I couldn’t possibly paint all of that with my beloved all-forgiving acrylics. I had to go with the medium that resonates with the experience – the uncontrollable watercolor.
The first trio happened very fast and it’s about how it felt when the baby was moving inside kicking and stretching in every direction during the last weeks of pregnancy.
The next pieces began to emerge after about 2 weeks postpartum when all my sensations were concentrated around bloody nipples and torn-apart bottom. I was loaded with mixed emotions. I felt like my body has been brutalized and yet was expected to perform despite not having time to heal. Breastfeeding was a nightmare! And yet I felt terribly guilty for wanting to be left alone to catch up on sleep and tend to my wounds. How selfish of me!
Gregory and the left boob
I. Gregory woke up in the morning hungry. Two boobs full of milk were already waiting for him. The right one looked sweet and welcoming. But the left one presented a challenge. And he went for it!
II. We pulled and twisted, and yanked, and bit. He was determined to conquer the left boob whatever it takes. And got very excited in the process.
III. He wrestled the left boob for almost 15 minutes until he got exhausted. He pulled away and bit a tip of a nipple and then let go. The left boob was defeated! Gregory let the triumphant cry out!
Color and style
As I mentioned, there’s A LOT packed into the experience of transitioning to motherhood. And none of it is rosy and fluffy, so I wanted to avoid the seriousness of the realistic style and add a bit of irony and humor as a coping mechanism. Therefore exaggerated cartoonishness and sketch-like drawings.
The color palette is hectic, yet harmonious – just like the swirl of emotions and physical sensations that I experienced at the time. Really, how is possible that so many conflicting things were happening in my body simultaneously and I didn’t blow up?!
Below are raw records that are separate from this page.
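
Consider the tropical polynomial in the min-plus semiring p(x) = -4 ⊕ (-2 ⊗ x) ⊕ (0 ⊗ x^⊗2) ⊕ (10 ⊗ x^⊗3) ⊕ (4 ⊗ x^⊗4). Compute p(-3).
p(-3) = -8

A tropical monomial a ⊗ x^⊗i evaluates to a + i · x. Evaluating each term at x = -3:
  Term 0 contributes -4 + 0 · -3 = -4
  Term 1 contributes -2 + 1 · -3 = -5
  Term 2 contributes 0 + 2 · -3 = -6
  Term 3 contributes 10 + 3 · -3 = 1
  Term 4 contributes 4 + 4 · -3 = -8
p(-3) = ⊕ of these = min[-4, -5, -6, 1, -8] = -8.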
The series consists of 12 paintings of 7″x10″
Watercolor on cold press paper
Prints are available on demand
I should mention that I attempted a few different ways to “document” this moment in my life (including ridiculous weekly selfies). With the help of my dear friends I had a belly cast made at about 35 weeks, I modeled for a portrait in pastel, and finally, I had a nude photoshoot just a few days before I went into labor. All of that made my pregnancy experience so much more special and I can cherish that time through the beautiful artwork authored by my friends.